How is gold traded? Financial markets offer investors a platform to trade using multiple financial products.

Gold is a fast commodity in the market because of its price volatility; usually felt after a period of relative consolidation and price stability and the reaction of securities markets to the US dollar.

Here are 5 ways to trade gold for investors.

  1. ETF

Gold exchange-traded funds (ETFs) allow investors to trade gold without physically processing bullion. Gold EFT tracks the effectiveness of spot gold prices according to various market indices and thus provides investors with the opportunity to own gold without using it as leverage. EFT’s passive management method ensures that investors ’gold stocks are always valued at an optimal market level in conjunction with various market indices. However, virtual gold traded by EFT is supported by physical gold assets shared by investors.

  1. Miner’s unit stocks

Investors can buy shares in gold mining companies in speculation on dividends at the expense of gains from rising gold prices or short-term trading opportunities. However, gold reserves, including smaller ones, are risky because their effectiveness depends on both the domestic market and spot gold prices. This gives the investment a leverage of 3 to 1 on both sides of the investment. Traders may be intimidated by either the spot price of gold or domestic factors, making investments volatile and thus suitable for investors with a high risk tolerance.

  1. Physical gold bars

Unlike EFT, traditional gold trading involves buying and selling gold coins, bullion and jewelry and storing them in a safe at home or in a piggy bank. The physical stock of gold acts as a currency hedge or an alternative source of cash that offers high liquidity.

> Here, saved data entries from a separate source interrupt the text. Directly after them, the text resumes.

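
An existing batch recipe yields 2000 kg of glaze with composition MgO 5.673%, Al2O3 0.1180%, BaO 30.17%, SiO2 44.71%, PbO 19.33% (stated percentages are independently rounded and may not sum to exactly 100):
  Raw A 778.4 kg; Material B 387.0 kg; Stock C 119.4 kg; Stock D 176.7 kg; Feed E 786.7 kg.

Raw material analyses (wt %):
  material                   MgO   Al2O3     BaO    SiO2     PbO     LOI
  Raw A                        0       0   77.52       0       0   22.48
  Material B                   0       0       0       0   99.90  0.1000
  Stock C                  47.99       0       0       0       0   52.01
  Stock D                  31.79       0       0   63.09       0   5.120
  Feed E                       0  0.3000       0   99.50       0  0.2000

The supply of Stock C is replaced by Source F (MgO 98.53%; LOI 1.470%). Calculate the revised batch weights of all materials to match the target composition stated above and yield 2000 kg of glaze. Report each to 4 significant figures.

Revised batch per 2000 kg glaze:
  Raw A: 778.4 kg
  Material B: 387.0 kg
  Source F: 58.15 kg
  Stock D: 176.7 kg
  Feed E: 786.7 kg
Total batch = 2187 kg; LOI loss = 186.8 kg

Mid-chain values are displayed with 4-significant-figure rounding at each printed step — the working math carries full float precision all the way through. A single rounding produces each reported result. Derived quantities, including the totals, net glass mass, the five compositions, LOI, the yield, are computed from the batch weights on 2000 kg of glass in full precision, as they appear in problem or answer.
Oxide-by-oxide targets in 2000 kg glaze:
  MgO: 5.673% × 2000 = 113.5 kg
  Al2O3: 0.1180% × 2000 = 2.360 kg
  BaO: 30.17% × 2000 = 603.4 kg
  SiO2: 44.71% × 2000 = 894.2 kg
  PbO: 19.33% × 2000 = 386.6 kg
Balance tally, oxide-wise, per the reported batch figures, relative to the basis at hand (summed amounts equal target values within answer rounding):
  MgO: 58.15·0.9853 + 176.7·0.3179 = 113.5 kg (target 113.5 kg)
  Al2O3: 786.7·0.003000 = 2.360 kg (target 2.360 kg)
  BaO: 778.4·0.7752 = 603.4 kg (target 603.4 kg)
  SiO2: 176.7·0.6309 + 786.7·0.9950 = 894.2 kg (target 894.2 kg)
  PbO: 387.0·0.9990 = 386.6 kg (target 386.6 kg)
Glass-mass closure: the batch minus its LOI: 2000 kg (the Σ of target masses is 2000 kg; basis as stated: 2000 kg — gaps are rounding artifacts).
Summing the batch: Σ batch = 2187 kg; LOI removed, Σ of batch·LOI: 186.8 kg; yield = glass ÷ total batch = 91.46%.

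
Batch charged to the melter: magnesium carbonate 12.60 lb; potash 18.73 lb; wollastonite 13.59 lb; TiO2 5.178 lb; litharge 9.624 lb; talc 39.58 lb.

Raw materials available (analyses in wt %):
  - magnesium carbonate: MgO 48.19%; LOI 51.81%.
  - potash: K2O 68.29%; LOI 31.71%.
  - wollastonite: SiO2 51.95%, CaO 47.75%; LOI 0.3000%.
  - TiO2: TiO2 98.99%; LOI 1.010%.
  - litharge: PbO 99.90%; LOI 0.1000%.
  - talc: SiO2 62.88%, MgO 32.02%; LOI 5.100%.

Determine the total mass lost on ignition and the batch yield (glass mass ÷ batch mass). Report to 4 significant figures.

LOI loss = 14.59 lb; glass = 84.71 lb; yield = 85.31%

Full precision is held through every step — rounding to 4 significant figures extends to each intermediate as printed. Every reported result sees exactly one rounding. The derived quantities, which include the totals, net glass mass, LOI, the yield, the six compositions, are computed at exact precision, exactly as shown in problem or answer, using the weight values on 84.71 lb of glass.
Ignition loss by material:
  magnesium carbonate: 12.60 × 0.5181 = 6.528 lb
  potash: 18.73 × 0.3171 = 5.939 lb
  wollastonite: 13.59 × 0.003000 = 0.04077 lb
  TiO2: 5.178 × 0.01010 = 0.05230 lb
  litharge: 9.624 × 0.001000 = 0.009624 lb
  talc: 39.58 × 0.05100 = 2.019 lb
Total LOI = 14.59 lb
Glass = batch − LOI = 99.30 − 14.59 = 84.71 lb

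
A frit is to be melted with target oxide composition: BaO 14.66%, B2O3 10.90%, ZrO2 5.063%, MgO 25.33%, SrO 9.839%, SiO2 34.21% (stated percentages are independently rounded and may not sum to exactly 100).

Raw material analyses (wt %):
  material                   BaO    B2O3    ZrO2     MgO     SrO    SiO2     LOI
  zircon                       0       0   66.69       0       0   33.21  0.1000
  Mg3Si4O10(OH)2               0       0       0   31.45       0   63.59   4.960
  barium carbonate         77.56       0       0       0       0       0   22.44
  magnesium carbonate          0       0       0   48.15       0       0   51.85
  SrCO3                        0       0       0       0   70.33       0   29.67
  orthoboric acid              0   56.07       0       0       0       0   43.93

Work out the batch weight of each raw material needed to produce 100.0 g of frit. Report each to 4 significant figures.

Batch per 100.0 g frit:
  zircon: 7.592 g
  Mg3Si4O10(OH)2: 49.83 g
  barium carbonate: 18.90 g
  magnesium carbonate: 20.06 g
  SrCO3: 13.99 g
  orthoboric acid: 19.44 g
Total batch = 129.8 g; LOI loss = 29.81 g; yield = 77.03%

Working values are shown rounded to 4 significant digits in the printout — the working math carries exact precision in every operation. Every reported value is rounded only once — all derived quantities (the totals, yield, LOI, net glass mass, the six compositions) are computed in exact precision from the weighed amounts on 100.0 g of glass, as given in question or answer.
Target masses of each oxide per 100.0 g frit:
  BaO: 14.66% × 100.0 = 14.66 g
  B2O3: 10.90% × 100.0 = 10.90 g
  ZrO2: 5.063% × 100.0 = 5.063 g
  MgO: 25.33% × 100.0 = 25.33 g
  SrO: 9.839% × 100.0 = 9.839 g
  SiO2: 34.21% × 100.0 = 34.21 g
Per-oxide balance check on the weights just shown, on the stated basis (sum by sum, the targets are met given rounding of the digits):
  BaO: 18.90·0.7756 = 14.66 g (target 14.66 g)
  B2O3: 19.44·0.5607 = 10.90 g (target 10.90 g)
  ZrO2: 7.592·0.6669 = 5.063 g (target 5.063 g)
  MgO: 49.83·0.3145 + 20.06·0.4815 = 25.33 g (target 25.33 g)
  SrO: 13.99·0.7033 = 9.839 g (target 9.839 g)
  SiO2: 7.592·0.3321 + 49.83·0.6359 = 34.21 g (target 34.21 g)
Mass balance on the glass: batch total minus LOI = 100.0 g (oxide target masses add up to 100.0 g; with the basis standing at 100.0 g — differing by rounding only).
Adding the batch up: Σ batch = 129.8 g; LOI removed, Σ of batch·LOI: 29.81 g; as yield: glass ÷ batch → 77.03%.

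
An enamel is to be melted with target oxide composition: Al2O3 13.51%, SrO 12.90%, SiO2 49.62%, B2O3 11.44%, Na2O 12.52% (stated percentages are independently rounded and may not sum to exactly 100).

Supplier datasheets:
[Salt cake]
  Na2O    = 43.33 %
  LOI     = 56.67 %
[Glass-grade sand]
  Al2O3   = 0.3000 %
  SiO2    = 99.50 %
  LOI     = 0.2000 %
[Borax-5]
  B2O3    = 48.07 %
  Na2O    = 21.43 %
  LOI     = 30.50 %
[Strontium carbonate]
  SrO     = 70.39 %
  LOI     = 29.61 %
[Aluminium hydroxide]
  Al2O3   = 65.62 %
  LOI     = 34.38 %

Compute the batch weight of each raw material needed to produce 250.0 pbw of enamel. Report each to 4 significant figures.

Batch per 250.0 pbw enamel:
  Salt cake: 42.81 pbw
  Glass-grade sand: 124.7 pbw
  Borax-5: 59.50 pbw
  Strontium carbonate: 45.82 pbw
  Aluminium hydroxide: 50.90 pbw
Total batch = 323.7 pbw; LOI loss = 73.72 pbw; yield = 77.23%

All internal work holds full precision at all times — rounding to 4 significant figures governs each mid-chain value as displayed — each reported result is rounded just once; all derived quantities, including glass mass, LOI, the totals, the five compositions, the yield, are carried from the weighed amounts per 250.0 pbw of glass at full float precision, precisely as stated by question or answer.
Target oxide masses per 250.0 pbw enamel:
  Al2O3: 13.51% × 250.0 = 33.78 pbw
  SrO: 12.90% × 250.0 = 32.25 pbw
  SiO2: 49.62% × 250.0 = 124.0 pbw
  B2O3: 11.44% × 250.0 = 28.60 pbw
  Na2O: 12.52% × 250.0 = 31.30 pbw
Oxide-by-oxide audit applying the batch weights above, under the basis named above (every target is met by its sum within answer rounding):
  Al2O3: 124.7·0.003000 + 50.90·0.6562 = 33.77 pbw (target 33.78 pbw)
  SrO: 45.82·0.7039 = 32.25 pbw (target 32.25 pbw)
  SiO2: 124.7·0.9950 = 124.1 pbw (target 124.0 pbw)
  B2O3: 59.50·0.4807 = 28.60 pbw (target 28.60 pbw)
  Na2O: 42.81·0.4333 + 59.50·0.2143 = 31.30 pbw (target 31.30 pbw)
Glass-mass closure: batch total minus LOI = 250.0 pbw (per-oxide target masses sum to 250.0 pbw; versus the stated basis of 250.0 pbw — gaps are rounding artifacts).
Batch grand total — Σ batch = 323.7 pbw; LOI removed, Σ of batch·LOI: 73.72 pbw; as yield: glass ÷ batch → 77.23%.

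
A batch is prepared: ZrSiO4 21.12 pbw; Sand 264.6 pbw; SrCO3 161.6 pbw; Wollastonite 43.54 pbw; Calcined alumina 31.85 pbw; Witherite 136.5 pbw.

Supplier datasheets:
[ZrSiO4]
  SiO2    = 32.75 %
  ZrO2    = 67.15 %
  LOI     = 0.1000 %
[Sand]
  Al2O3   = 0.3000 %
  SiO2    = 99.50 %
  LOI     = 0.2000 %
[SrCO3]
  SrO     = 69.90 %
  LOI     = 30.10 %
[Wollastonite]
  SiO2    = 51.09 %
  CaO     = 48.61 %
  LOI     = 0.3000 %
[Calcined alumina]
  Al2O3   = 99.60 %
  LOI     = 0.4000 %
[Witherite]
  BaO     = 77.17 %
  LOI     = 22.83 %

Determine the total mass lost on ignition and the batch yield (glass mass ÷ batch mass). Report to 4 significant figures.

LOI loss = 80.61 pbw; glass = 578.6 pbw; yield = 87.77%

The working math keeps full precision from start to finish. Mid-chain values appear rounded off to 4 significant digits in the working; every reported number carries a single rounding; all derived quantities are carried starting from the weights on 578.6 pbw of glass in full float precision (LOI, the six compositions, totals, the yield, net glass mass) as given in either problem or answer.
LOI of each material in turn:
  ZrSiO4: 21.12 × 0.001000 = 0.02112 pbw
  Sand: 264.6 × 0.002000 = 0.5292 pbw
  SrCO3: 161.6 × 0.3010 = 48.64 pbw
  Wollastonite: 43.54 × 0.003000 = 0.1306 pbw
  Calcined alumina: 31.85 × 0.004000 = 0.1274 pbw
  Witherite: 136.5 × 0.2283 = 31.16 pbw
Total LOI = 80.61 pbw
Glass = batch − LOI = 659.2 − 80.61 = 578.6 pbw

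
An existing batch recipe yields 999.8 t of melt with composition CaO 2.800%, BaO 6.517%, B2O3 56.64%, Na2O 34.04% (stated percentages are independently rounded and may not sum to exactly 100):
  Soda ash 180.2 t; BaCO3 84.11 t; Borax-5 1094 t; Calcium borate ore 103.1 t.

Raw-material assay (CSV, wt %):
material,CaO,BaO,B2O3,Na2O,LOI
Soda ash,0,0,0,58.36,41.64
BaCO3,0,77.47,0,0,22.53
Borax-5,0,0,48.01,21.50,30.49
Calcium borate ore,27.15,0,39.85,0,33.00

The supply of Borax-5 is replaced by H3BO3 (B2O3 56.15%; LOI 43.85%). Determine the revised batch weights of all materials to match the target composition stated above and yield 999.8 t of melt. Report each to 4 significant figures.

Values along the way are shown with 4-significant-digit rounding alongside each step; the working math holds exact precision throughout; each reported result sees exactly one rounding. The derived quantities (glass mass, yield, totals, LOI, the four compositions) are carried using the weight values on 999.8 t of glass in exact precision as quoted within either problem or answer.
Per-oxide target masses for 999.8 t melt:
  CaO: 2.800% × 999.8 = 27.99 t
  BaO: 6.517% × 999.8 = 65.16 t
  B2O3: 56.64% × 999.8 = 566.3 t
  Na2O: 34.04% × 999.8 = 340.3 t
Checking each oxide sum working from each reported weight, against the basis in use (every target is met by its sum once rounding is allowed for):
  CaO: 103.1·0.2715 = 27.99 t (target 27.99 t)
  BaO: 84.11·0.7747 = 65.16 t (target 65.16 t)
  B2O3: 935.3·0.5615 + 103.1·0.3985 = 566.3 t (target 566.3 t)
  Na2O: 583.2·0.5836 = 340.4 t (target 340.3 t)
Auditing the glass mass value: total batch − LOI = 999.8 t (targets for the oxides total 999.8 t; with the basis standing at 999.8 t — gaps are rounding artifacts).
Batch grand total — Σ batch = 1706 t; ignition loss, Σ(batch × LOI) = 705.9 t; the yield ratio, glass ÷ batch: 58.61%.

Revised batch per 999.8 t melt:
  Soda ash: 583.2 t
  BaCO3: 84.11 t
  H3BO3: 935.3 t
  Calcium borate ore: 103.1 t
Total batch = 1706 t; LOI loss = 705.9 t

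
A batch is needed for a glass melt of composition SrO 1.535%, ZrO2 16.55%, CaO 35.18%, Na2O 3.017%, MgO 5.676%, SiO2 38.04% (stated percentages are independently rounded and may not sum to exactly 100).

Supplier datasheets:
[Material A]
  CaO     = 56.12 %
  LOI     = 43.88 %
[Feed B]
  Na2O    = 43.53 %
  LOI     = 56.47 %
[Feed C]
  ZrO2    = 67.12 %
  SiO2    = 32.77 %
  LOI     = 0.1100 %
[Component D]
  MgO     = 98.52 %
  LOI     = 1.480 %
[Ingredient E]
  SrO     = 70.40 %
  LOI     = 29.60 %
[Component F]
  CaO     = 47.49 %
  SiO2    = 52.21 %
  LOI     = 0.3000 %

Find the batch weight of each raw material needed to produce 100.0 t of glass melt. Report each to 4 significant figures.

All internal work maintains exact precision at each step. Values along the way appear rounded to 4 significant figures; each reported result carries a single rounding. The derived quantities, including six oxide percentages, glass mass, the yield, ignition loss, totals, are re-derived from the batch weights per 100.0 t of glass at full float precision exactly as printed in problem or answer.
Oxide mass targets, per 100.0 t glass melt:
  SrO: 1.535% × 100.0 = 1.535 t
  ZrO2: 16.55% × 100.0 = 16.55 t
  CaO: 35.18% × 100.0 = 35.18 t
  Na2O: 3.017% × 100.0 = 3.017 t
  MgO: 5.676% × 100.0 = 5.676 t
  SiO2: 38.04% × 100.0 = 38.04 t
Mass-balance tally per oxide per the reported batch figures, on the stated basis (each sum matches its target mass exact up to rounding of places):
  SrO: 2.180·0.7040 = 1.535 t (target 1.535 t)
  ZrO2: 24.66·0.6712 = 16.55 t (target 16.55 t)
  CaO: 14.13·0.5612 + 57.38·0.4749 = 35.18 t (target 35.18 t)
  Na2O: 6.931·0.4353 = 3.017 t (target 3.017 t)
  MgO: 5.761·0.9852 = 5.676 t (target 5.676 t)
  SiO2: 24.66·0.3277 + 57.38·0.5221 = 38.04 t (target 38.04 t)
Auditing the glass mass value: total charge less LOI = 100.0 t (oxide target masses add up to 100.0 t; versus the stated basis of 100.0 t — deltas are rounding alone).
Batch total: Σ batch = 111.0 t; the LOI term Σ batch·LOI equals 11.04 t; yield: glass divided by total = 90.05%.

Batch per 100.0 t glass melt:
  Material A: 14.13 t
  Feed B: 6.931 t
  Feed C: 24.66 t
  Component D: 5.761 t
  Ingredient E: 2.180 t
  Component F: 57.38 t
Total batch = 111.0 t; LOI loss = 11.04 t; yield = 90.05%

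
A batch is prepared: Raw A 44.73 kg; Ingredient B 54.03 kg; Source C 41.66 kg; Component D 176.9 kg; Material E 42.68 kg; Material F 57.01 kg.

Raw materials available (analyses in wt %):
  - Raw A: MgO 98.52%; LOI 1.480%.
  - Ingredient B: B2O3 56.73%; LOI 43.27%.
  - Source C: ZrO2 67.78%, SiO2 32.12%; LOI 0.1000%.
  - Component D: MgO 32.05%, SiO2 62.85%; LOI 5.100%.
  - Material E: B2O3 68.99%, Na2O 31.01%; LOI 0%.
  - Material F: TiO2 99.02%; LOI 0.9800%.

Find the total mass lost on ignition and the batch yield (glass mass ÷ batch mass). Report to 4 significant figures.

In-progress results are printed (rounded to four significant figures) within the worked lines; every computation keeps full precision through the solve; every reported value is rounded once only. The derived quantities are re-derived using the weight values on 383.3 kg of glass at exact precision (LOI, net glass mass, six oxide percentages, the totals, yield) as given in the problem or answer text.
Per-material ignition loss:
  Raw A: 44.73 × 0.01480 = 0.6620 kg
  Ingredient B: 54.03 × 0.4327 = 23.38 kg
  Source C: 41.66 × 0.001000 = 0.04166 kg
  Component D: 176.9 × 0.05100 = 9.022 kg
  Material E: 42.68 × 0 = 0 kg
  Material F: 57.01 × 0.009800 = 0.5587 kg
Total LOI = 33.66 kg
Glass = batch − LOI = 417.0 − 33.66 = 383.3 kg

LOI loss = 33.66 kg; glass = 383.3 kg; yield = 91.93%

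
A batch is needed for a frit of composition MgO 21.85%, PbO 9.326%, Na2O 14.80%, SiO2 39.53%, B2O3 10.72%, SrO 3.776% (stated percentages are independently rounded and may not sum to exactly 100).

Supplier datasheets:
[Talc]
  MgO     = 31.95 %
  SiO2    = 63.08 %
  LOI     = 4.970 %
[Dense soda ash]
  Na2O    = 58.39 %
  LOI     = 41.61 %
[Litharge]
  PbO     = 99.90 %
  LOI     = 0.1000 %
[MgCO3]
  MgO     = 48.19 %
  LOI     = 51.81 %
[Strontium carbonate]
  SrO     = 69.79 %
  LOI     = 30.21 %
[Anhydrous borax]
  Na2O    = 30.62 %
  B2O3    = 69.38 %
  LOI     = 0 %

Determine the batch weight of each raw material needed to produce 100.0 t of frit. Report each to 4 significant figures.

Batch per 100.0 t frit:
  Talc: 62.67 t
  Dense soda ash: 17.24 t
  Litharge: 9.335 t
  MgCO3: 3.793 t
  Strontium carbonate: 5.411 t
  Anhydrous borax: 15.45 t
Total batch = 113.9 t; LOI loss = 13.90 t; yield = 87.80%

Values along the way are displayed rounded off to 4 significant digits in the working; all arithmetic keeps full precision in all steps. Each reported number carries a single rounding. All derived quantities, which include LOI, net glass mass, the six compositions, the yield, the totals, are rebuilt in full precision, exactly as shown in either problem or answer, using the weight values for 100.0 t of glass.
Oxide mass targets, per 100.0 t frit:
  MgO: 21.85% × 100.0 = 21.85 t
  PbO: 9.326% × 100.0 = 9.326 t
  Na2O: 14.80% × 100.0 = 14.80 t
  SiO2: 39.53% × 100.0 = 39.53 t
  B2O3: 10.72% × 100.0 = 10.72 t
  SrO: 3.776% × 100.0 = 3.776 t
Mass-balance tally per oxide given the weights on record, per the basis as stated (oxide sums agree with the targets exact up to rounding of places):
  MgO: 62.67·0.3195 + 3.793·0.4819 = 21.85 t (target 21.85 t)
  PbO: 9.335·0.9990 = 9.326 t (target 9.326 t)
  Na2O: 17.24·0.5839 + 15.45·0.3062 = 14.80 t (target 14.80 t)
  SiO2: 62.67·0.6308 = 39.53 t (target 39.53 t)
  B2O3: 15.45·0.6938 = 10.72 t (target 10.72 t)
  SrO: 5.411·0.6979 = 3.776 t (target 3.776 t)
Glass-mass closure: batch Σ − ignition loss = 100.0 t (the targets, summed, come to 100.0 t; against the stated basis, 100.0 t — a pure rounding effect).
Batch grand total — Σ batch = 113.9 t; Σ batch·LOI gives LOI loss = 13.90 t; glass ÷ batch gives a yield of 87.80%.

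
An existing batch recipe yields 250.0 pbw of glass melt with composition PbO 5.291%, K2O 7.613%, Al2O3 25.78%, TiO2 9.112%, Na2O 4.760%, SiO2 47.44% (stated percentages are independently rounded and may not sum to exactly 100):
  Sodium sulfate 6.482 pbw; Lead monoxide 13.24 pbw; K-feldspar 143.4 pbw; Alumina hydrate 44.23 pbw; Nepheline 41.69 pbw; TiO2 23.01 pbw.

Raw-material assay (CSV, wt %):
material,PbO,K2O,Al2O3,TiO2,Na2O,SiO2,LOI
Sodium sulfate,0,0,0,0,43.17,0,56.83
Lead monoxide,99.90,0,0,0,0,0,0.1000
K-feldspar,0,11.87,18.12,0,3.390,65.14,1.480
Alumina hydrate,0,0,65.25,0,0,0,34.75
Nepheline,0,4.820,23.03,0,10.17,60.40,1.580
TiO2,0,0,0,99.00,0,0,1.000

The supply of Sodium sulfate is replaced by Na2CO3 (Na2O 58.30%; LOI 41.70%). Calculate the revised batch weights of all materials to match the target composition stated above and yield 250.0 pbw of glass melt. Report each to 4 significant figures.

Full precision is maintained in all steps; intermediates appear (rounded to four significant figures) at each printed step — each reported number takes a single rounding. Derived quantities (the yield, six oxide percentages, glass mass, totals, LOI) are recomputed at exact precision from the batch weights for 250.0 pbw of glass as quoted within question or answer.
Oxide mass targets, per 250.0 pbw glass melt:
  PbO: 5.291% × 250.0 = 13.23 pbw
  K2O: 7.613% × 250.0 = 19.03 pbw
  Al2O3: 25.78% × 250.0 = 64.45 pbw
  TiO2: 9.112% × 250.0 = 22.78 pbw
  Na2O: 4.760% × 250.0 = 11.90 pbw
  SiO2: 47.44% × 250.0 = 118.6 pbw
Sums-versus-targets review from the weights as reported, versus the basis set out (every target is met by its sum modulo rounding of the values):
  PbO: 13.24·0.9990 = 13.23 pbw (target 13.23 pbw)
  K2O: 143.4·0.1187 + 41.69·0.04820 = 19.03 pbw (target 19.03 pbw)
  Al2O3: 143.4·0.1812 + 44.23·0.6525 + 41.69·0.2303 = 64.45 pbw (target 64.45 pbw)
  TiO2: 23.01·0.9900 = 22.78 pbw (target 22.78 pbw)
  Na2O: 4.800·0.5830 + 143.4·0.03390 + 41.69·0.1017 = 11.90 pbw (target 11.90 pbw)
  SiO2: 143.4·0.6514 + 41.69·0.6040 = 118.6 pbw (target 118.6 pbw)
Glass-mass bookkeeping: batch Σ − ignition loss = 250.0 pbw (the Σ of target masses is 250.0 pbw; versus the stated basis of 250.0 pbw — differing by rounding only).
Adding the batch up: Σ batch = 270.4 pbw; LOI removed, Σ of batch·LOI: 20.40 pbw; yield, glass over the total, = 92.46%.

Revised batch per 250.0 pbw glass melt:
  Na2CO3: 4.800 pbw
  Lead monoxide: 13.24 pbw
  K-feldspar: 143.4 pbw
  Alumina hydrate: 44.23 pbw
  Nepheline: 41.69 pbw
  TiO2: 23.01 pbw
Total batch = 270.4 pbw; LOI loss = 20.40 pbw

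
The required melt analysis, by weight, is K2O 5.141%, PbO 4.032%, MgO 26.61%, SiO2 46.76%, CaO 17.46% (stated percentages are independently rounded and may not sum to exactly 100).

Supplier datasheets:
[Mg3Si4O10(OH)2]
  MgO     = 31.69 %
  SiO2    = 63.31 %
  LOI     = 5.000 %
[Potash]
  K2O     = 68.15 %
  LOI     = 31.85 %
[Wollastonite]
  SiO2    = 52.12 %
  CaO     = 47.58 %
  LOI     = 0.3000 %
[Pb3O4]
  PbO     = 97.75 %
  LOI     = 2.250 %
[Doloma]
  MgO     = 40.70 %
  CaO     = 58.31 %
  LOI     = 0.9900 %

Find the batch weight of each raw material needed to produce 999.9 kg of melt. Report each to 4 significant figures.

Batch per 999.9 kg melt:
  Mg3Si4O10(OH)2: 613.8 kg
  Potash: 75.43 kg
  Wollastonite: 151.5 kg
  Pb3O4: 41.24 kg
  Doloma: 175.8 kg
Total batch = 1058 kg; LOI loss = 57.84 kg; yield = 94.53%

All arithmetic carries full float precision at each step — values along the way are printed rounded to 4 significant figures in the printout. Exactly one rounding lands on every reported figure; all derived quantities (the five compositions, LOI, the totals, net glass mass, the yield) are rebuilt from the weighed amounts at 999.9 kg of glass in exact precision, exactly as shown in either problem or answer.
The oxide mass targets at 999.9 kg melt:
  K2O: 5.141% × 999.9 = 51.40 kg
  PbO: 4.032% × 999.9 = 40.32 kg
  MgO: 26.61% × 999.9 = 266.1 kg
  SiO2: 46.76% × 999.9 = 467.6 kg
  CaO: 17.46% × 999.9 = 174.6 kg
Verifying the oxide balance per the reported batch figures, for the quoted basis mass (each sum matches its target mass net of answer rounding effects):
  K2O: 75.43·0.6815 = 51.41 kg (target 51.40 kg)
  PbO: 41.24·0.9775 = 40.31 kg (target 40.32 kg)
  MgO: 613.8·0.3169 + 175.8·0.4070 = 266.1 kg (target 266.1 kg)
  SiO2: 613.8·0.6331 + 151.5·0.5212 = 467.6 kg (target 467.6 kg)
  CaO: 151.5·0.4758 + 175.8·0.5831 = 174.6 kg (target 174.6 kg)
Glass-mass closure: net batch after ignition = 999.9 kg (per-oxide target masses sum to 999.9 kg; against the stated basis, 999.9 kg — gaps are rounding artifacts).
Batch total: Σ batch = 1058 kg; LOI loss = Σ batch·LOI = 57.84 kg; yield, glass over the total, = 94.53%.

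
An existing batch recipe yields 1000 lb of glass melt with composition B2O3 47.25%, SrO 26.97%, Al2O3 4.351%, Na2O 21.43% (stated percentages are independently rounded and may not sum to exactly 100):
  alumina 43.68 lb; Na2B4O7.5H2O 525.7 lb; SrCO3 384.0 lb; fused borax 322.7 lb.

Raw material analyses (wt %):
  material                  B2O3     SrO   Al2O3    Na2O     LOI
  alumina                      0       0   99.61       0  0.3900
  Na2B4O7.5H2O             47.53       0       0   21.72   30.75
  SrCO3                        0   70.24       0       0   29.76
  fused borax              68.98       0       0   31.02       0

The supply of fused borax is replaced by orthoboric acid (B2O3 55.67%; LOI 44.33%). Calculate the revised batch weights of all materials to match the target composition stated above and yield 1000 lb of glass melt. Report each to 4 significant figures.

Revised batch per 1000 lb glass melt:
  alumina: 43.68 lb
  Na2B4O7.5H2O: 986.6 lb
  SrCO3: 384.0 lb
  orthoboric acid: 6.370 lb
Total batch = 1421 lb; LOI loss = 420.7 lb

In-progress results appear (rounded to 4 significant digits) at each printed step. Every computation maintains exact precision at all times. Every reported result includes exactly one rounding — derived quantities are rebuilt in full float precision (ignition loss, the totals, yield, glass mass, the four compositions) from the batch weights for 1000 lb of glass, as they appear in question or answer.
Oxide mass targets, per 1000 lb glass melt:
  B2O3: 47.25% × 1000 = 472.5 lb
  SrO: 26.97% × 1000 = 269.7 lb
  Al2O3: 4.351% × 1000 = 43.51 lb
  Na2O: 21.43% × 1000 = 214.3 lb
A balance pass over the oxides, applying the batch weights above, versus the basis set out (target by target, the sums agree given rounding of the digits):
  B2O3: 986.6·0.4753 + 6.370·0.5567 = 472.5 lb (target 472.5 lb)
  SrO: 384.0·0.7024 = 269.7 lb (target 269.7 lb)
  Al2O3: 43.68·0.9961 = 43.51 lb (target 43.51 lb)
  Na2O: 986.6·0.2172 = 214.3 lb (target 214.3 lb)
Consistency of the glass mass: total batch − LOI = 1000 lb (the targets, summed, come to 1000 lb; versus the stated basis of 1000 lb — a pure rounding effect).
Whole-batch sum: Σ batch = 1421 lb; LOI removed, Σ of batch·LOI: 420.7 lb; yield: glass divided by total = 70.39%.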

An investor may alternatively purchase physical gold in markets and resell in retail stores as ingots, coins or accessories after adding value. The trader places a mark-up on the product depending on the cost and sentimental value of the gold items.

  1. ETN

Gold traded on the stock exchange (ETN) – a loan that the investor distributes to the bank, tracking them on certain indices. Upon redemption, the investor receives the equivalent of the index in the form of gold. This approach does not guarantee the investor a positive return, and therefore it is risky because it lacks a fundamental guarantee. However, the flexibility of ETN allows an investor to develop a gold trading strategy as a long-term, short-term or pursue a mixed strategy.

  1. Closed funds

These funds provide investors with a less risky opportunity to invest and trade in gold. Closed-end funds specializing in gold trading have a portfolio of gold allowances if traders choose to trade at a premium or at a discount. Closed-end funds select companies that are conservative, efficient, and reliable, and therefore provide a less risky investment opportunity.